In heading back to Jozi, the global paper giant will see these costs fast amortised by increasingly efficient trading technologies and contemporary stock market rules that smooth cross-border trade and fit well into the paradigm of globalisation. Sappi CEO Ralph Boettger says it’s now much easier for foreign shareholders to trade directly on the JSE. Anyway, the company is still retaining its NYSE listing.
Apart from listing and publicity costs, the fact that British-based shareholders only have a meagre 0.036% of Sappi’s total issued share capital is another reason it’s coming home. Sappi says the British register will be closed on 2 November 2009, with shareholders on the LSE transferred to the JSE.
This is not the first time Sappi’s got out of European markets. In 2005 it ended its secondary listing on the Frankfurt Stock Exchange after just more than 200,000 shares were traded in 2004, compared to more than 300 million shares on the JSE and some 50 million on the New York main board. Earlier, in 2000, the company delisted from Paris, a spoke in the wheel of liquidity which traded only 35,000 of its 239 million shares at the time.
Additionally Sappi has committed itself to reducing net debt between 25% and 30% over the next three years. This reduces its financing costs, in turn improving its debt maturity profile and strengthening its balance sheet. And now that Sappi is, in fact, a leading global paper company, it says the rationale for its 1992 listing in London – to fund its European expansion - has fallen by the wayside.
Sappi’s move follows Naspers’ decision to delist from the NASDAQ in 2007, based on the high costs of maintaining a listing in the US and complying with the 2002 Sarbanes-Oxley Act. Sarbanes-Oxley dramatically upped the criteria for corporate accounting disclosures following the collapse of US energy-trader Enron and the bankruptcy of WorldCom.
But Sappi and Naspers are not the only South African companies feeling the costs of overseas listings. In June, Telkom announced it was delisting from the NYSE to cut costs after posting a 45.9% drop in full-year headline earnings per share. At the time, one analyst said Telkom needed to reposition itself urgently because the sale of Vodacom cast doubt on the future performance of the company at a time when fixed-line services were losing ground to new technologies. So, in an era of global boom and bust, companies need to be flexible about how and where they operate.
Apartheid drove many away and that may have been rather patriotic of them
When the walls of apartheid came tumbling down, a number of South African conglomerates took off for fresher pastures. Shedding the shackles of international sanctions and the size of the local market, they headed for primary and secondary listings in places such as London and New York. Among the first to leave SA were Anglo American, Billiton, Old Mutual, Liberty, SA Breweries and Gold Fields.
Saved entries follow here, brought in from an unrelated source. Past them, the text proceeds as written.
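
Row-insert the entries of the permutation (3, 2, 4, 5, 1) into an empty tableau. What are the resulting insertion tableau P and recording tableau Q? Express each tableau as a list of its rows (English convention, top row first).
P = [[1, 4, 5], [2], [3]], Q = [[1, 3, 4], [2], [5]]

Insert each entry of the permutation into P by Schensted row insertion, recording in Q the position of each new cell.

After inserting 3: P = [[3]].
After inserting 2: P = [[2], [3]].
After inserting 4: P = [[2, 4], [3]].
After inserting 5: P = [[2, 4, 5], [3]].
After inserting 1: P = [[1, 4, 5], [2], [3]].

So P = [[1, 4, 5], [2], [3]], Q = [[1, 3, 4], [2], [5]].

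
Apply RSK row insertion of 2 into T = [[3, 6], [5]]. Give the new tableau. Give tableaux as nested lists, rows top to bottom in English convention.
In row 1, 2 replaces 3 (the leftmost entry greater than 2); 3 is bumped to row 2. In row 2, 3 replaces 5 (the leftmost entry greater than 3); 5 is bumped to row 3. 5 starts a new row 3. The new tableau is [[2, 6], [3], [5]].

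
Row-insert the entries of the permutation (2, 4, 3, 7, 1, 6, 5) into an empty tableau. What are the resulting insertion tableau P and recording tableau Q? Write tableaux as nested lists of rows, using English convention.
P = [[1, 3, 5], [2, 6], [4, 7]], Q = [[1, 2, 4], [3, 6], [5, 7]]

Insert each entry of the permutation into P by Schensted row insertion, recording in Q the position of each new cell.

Insert 2: appended to row 1. P = [[2]].
Insert 4: appended to row 1. P = [[2, 4]].
Insert 3: 3 bumps 4 from row 1; 4 starts row 2. P = [[2, 3], [4]].
Insert 7: appended to row 1. P = [[2, 3, 7], [4]].
Insert 1: 1 bumps 2 from row 1; 2 bumps 4 from row 2; 4 starts row 3. P = [[1, 3, 7], [2], [4]].
Insert 6: 6 bumps 7 from row 1; 7 appends to row 2. P = [[1, 3, 6], [2, 7], [4]].
Insert 5: 5 bumps 6 from row 1; 6 bumps 7 from row 2; 7 appends to row 3. P = [[1, 3, 5], [2, 6], [4, 7]].

So P = [[1, 3, 5], [2, 6], [4, 7]], Q = [[1, 2, 4], [3, 6], [5, 7]].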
While the ANC and its union allies, predictably, said these companies were looking offshore because they had no confidence in South Africa, the companies were in fact beset by labour inflexibility, over-regulation and government intervention in various industries. More stringent competition policies stymied mergers and acquisitions, and the difficulties of raising capital and foreign exchange controls had left South Africa lagging behind the developed world. So listings abroad suited companies with eyes on globalisation.
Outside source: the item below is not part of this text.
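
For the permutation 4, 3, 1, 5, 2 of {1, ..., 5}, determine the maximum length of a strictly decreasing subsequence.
3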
Other followed, with Didata and Investec heading offshore. JSE rules are similar to those of the LSE, but London was always an expensive exercise. At one time, some 90% of South African miners were listed in London, but many found it tough to raise capital there. Despite being incredibly costly, executives didn’t wear the right school ties and didn’t belong to the right clubs. So, as it was during the apartheid years, SA companies were viewed with as much suspicion abroad as they were by anti-apartheid activists at home. The myriad opaque cross-holdings on the JSE and the secretiveness among the ranks just didn’t cut it in open markets.
Though Julius Malema and his comrades might applaud Sappi for quitting “imperialist “ markets and returning to more liquid shores -- that’s market liquidity, by the way – it’s departure in the first place probably had less to do with racism and more to do with being “patriotic”.